Lorsque l’on compare strictement les foncteurs et les type classes, ces dernières semblent bien plus pratiques à utiliser sur le papier. En effet, dans des cas simples, les type classes offrent des solutions élégantes et laisse le compilateur s’occuper des boilerplates. Certes, l’absence de polymorphisme ad-hoc dans OCaml est regrettable (https://arxiv.org/pdf/1512.01895.pdf bientôt, nous espérons), mais je pense qu’il faut plutôt appréhender les foncteurs comme un outil de métaprogrammation pour faire de la génération de code plutôt qu’une manière de faire du polymorphisme stricto sensu.

Par exemple, Mirage OS fait particulièrement bien usage des signatures de module pour s’abstraire du runtime en permettant de faire des logiciels « platform-agnostic ». Et cela en imposant le fait de devoir paramétriser un foncteur contenant le programme principal par des modules encapsulant des fonctions qui effectuent des effets de bord, puis en les remplaçant à la compilation par des implémentations concrètes adaptées au système visé.

ocaml
module Main (Pclock : Mirage_clock.PCLOCK) (Stack : Tcpip.Stack.V4V6) = struct
end

Extrait de code typique d’un unikernel conçu avec Mirage OS

De cette façon, il est plus simple de construire un logiciel en empilant des modules brique par brique qu’en faisant appel aux type classes d’Haskell.

Égalité

https://borretti.me/article/two-years-ocaml#equality

Je suis d’accord avec l’auteur, même s’il faut noter que la question de l’égalité reste cohérente si l’on se restreint à la bibliothèque standard d’OCaml. En effet, même si elle ne fait aucune mention explicite de la signature suivante :

ocaml
module type COMPARABLE = sig
  type t
  val comparable : t -> t -> int
end

La plupart des modules l’implémentent implicitement en définissant un type `t` et une fonction de comparaison spécialisée. De plus, les quelques foncteurs que la stdlib fournis (Map et Set) utilisent une signature équivalente sous un autre nom (`OrderedType`) et demeurent donc compatibles.

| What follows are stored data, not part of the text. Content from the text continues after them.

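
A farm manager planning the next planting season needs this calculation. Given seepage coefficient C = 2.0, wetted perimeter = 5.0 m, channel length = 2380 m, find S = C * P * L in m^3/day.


S = C * P * L
  = 2.0 * 5.0 * 2380
  = 23800 m^3/day


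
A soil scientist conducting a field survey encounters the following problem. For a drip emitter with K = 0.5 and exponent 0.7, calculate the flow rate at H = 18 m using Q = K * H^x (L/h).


Q = K * H^x
  = 0.5 * 18^0.7
  = 0.5 * 7.5629
  = 3.78 L/h


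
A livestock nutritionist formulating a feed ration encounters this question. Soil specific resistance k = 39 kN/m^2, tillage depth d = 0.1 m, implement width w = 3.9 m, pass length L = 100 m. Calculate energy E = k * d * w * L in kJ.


E = k * d * w * L
  = 39 * 0.1 * 3.9 * 100
  = 1521 kJ


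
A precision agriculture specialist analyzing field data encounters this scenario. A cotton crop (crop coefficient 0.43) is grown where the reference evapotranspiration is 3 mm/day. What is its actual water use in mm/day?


ETc = Kc * ET0
    = 0.43 * 3
    = 1.29 mm/day


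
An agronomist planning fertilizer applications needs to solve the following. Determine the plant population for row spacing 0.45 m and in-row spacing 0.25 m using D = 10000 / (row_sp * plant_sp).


D = 10000 / (row_sp * plant_sp)
  = 10000 / (0.45 * 0.25)
  = 10000 / 0.1125
  = 88888.89 plants/ha


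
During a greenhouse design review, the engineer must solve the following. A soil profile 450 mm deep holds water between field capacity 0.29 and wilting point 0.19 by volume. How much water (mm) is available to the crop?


AW = (FC - WP) * D
   = (0.29 - 0.19) * 450
   = 0.10 * 450
   = 45 mm


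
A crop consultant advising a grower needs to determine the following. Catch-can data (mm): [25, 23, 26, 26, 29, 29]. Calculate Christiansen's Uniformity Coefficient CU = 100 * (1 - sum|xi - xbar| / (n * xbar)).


xbar = 158 / 6 = 26.333
sum|xi - xbar| = 10.667
CU = 100 * (1 - 10.667 / (6 * 26.333))
   = 100 * (1 - 0.0675)
   = 93.25%


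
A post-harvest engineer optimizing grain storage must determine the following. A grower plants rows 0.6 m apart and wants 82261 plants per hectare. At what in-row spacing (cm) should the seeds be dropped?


spacing = 10000 / (row_sp * density)
        = 10000 / (0.6 * 82261)
        = 10000 / 49356.60
        = 0.20261 m = 20.26 cm


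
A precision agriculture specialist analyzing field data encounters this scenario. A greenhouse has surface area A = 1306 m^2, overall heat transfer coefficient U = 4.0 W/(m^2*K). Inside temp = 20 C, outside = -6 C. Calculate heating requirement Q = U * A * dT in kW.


dT = 20 - (-6) = 26 K
Q = U * A * dT
  = 4.0 * 1306 * 26
  = 135824 W = 135.82 kW


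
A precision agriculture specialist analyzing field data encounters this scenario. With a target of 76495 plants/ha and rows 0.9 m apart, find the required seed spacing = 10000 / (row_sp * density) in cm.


spacing = 10000 / (row_sp * density)
        = 10000 / (0.9 * 76495)
        = 10000 / 68845.50
        = 0.14525 m = 14.53 cm


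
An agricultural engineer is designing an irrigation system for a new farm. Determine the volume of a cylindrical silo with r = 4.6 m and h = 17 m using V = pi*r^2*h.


V = pi * r^2 * h
  = pi * 4.6^2 * 17
  = pi * 21.16 * 17
  = 1130.09 m^3


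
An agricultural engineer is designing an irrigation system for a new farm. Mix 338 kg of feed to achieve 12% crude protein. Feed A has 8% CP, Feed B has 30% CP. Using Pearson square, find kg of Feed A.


parts_A = CP_b - target = 30 - 12 = 18
parts_B = target - CP_a = 12 - 8 = 4
total_parts = 18 + 4 = 22
Feed A = 338 * 18 / 22 = 276.55 kg
Feed B = 338 * 4 / 22 = 61.45 kg

276.55 kg


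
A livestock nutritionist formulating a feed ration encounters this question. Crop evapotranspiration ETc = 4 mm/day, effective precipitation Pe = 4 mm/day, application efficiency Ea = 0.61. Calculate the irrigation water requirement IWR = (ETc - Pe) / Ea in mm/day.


IWR = (ETc - Pe) / Ea
    = (4 - 4) / 0.61
    = 0 / 0.61
    = 0 mm/day


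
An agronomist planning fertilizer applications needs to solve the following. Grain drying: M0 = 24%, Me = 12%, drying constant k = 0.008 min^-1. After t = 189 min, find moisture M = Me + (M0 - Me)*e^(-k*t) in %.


M = Me + (M0 - Me) * e^(-k*t)
  = 12 + (24 - 12) * e^(-0.008*189)
  = 12 + 12 * e^(-1.512)
  = 12 + 12 * 0.22047
  = 12 + 2.6456
  = 14.65%


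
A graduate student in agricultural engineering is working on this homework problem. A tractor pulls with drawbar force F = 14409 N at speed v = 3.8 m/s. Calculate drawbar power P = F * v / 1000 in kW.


P = F * v / 1000
  = 14409 * 3.8 / 1000
  = 54754.20 / 1000
  = 54.75 kW


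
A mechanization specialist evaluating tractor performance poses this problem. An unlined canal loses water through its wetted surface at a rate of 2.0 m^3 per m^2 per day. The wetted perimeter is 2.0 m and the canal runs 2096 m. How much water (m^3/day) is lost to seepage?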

De toute façon, les bibliothèques standards alternatives (containers, core) tirent pleinement parti du système de module en implémentant des signatures communes.

Ppx

https://borretti.me/article/two-years-ocaml#ppx

L’instanciation des foncteurs se fait au runtime et il est donc impossible de profiter des capacités des PPX dans ce cas mais je pense que cette critique est issue de la frustration de l’auteur qui n’a pas pris le problème dans le bon sens (mais qui a finalement trouvé la solution à son problème et l’a indiqué dans sa réponse dans le sujet Stackoverflow).

https://stackoverflow.com/questions/70816473/how-to-apply-deriving-show-to-a-type-from-module-parameter-of-my-functor

Fin

À bientôt pour un prochain article où j’arrêterai de critiquer les autres et donnerai mon propre avis désastreux sur OCaml.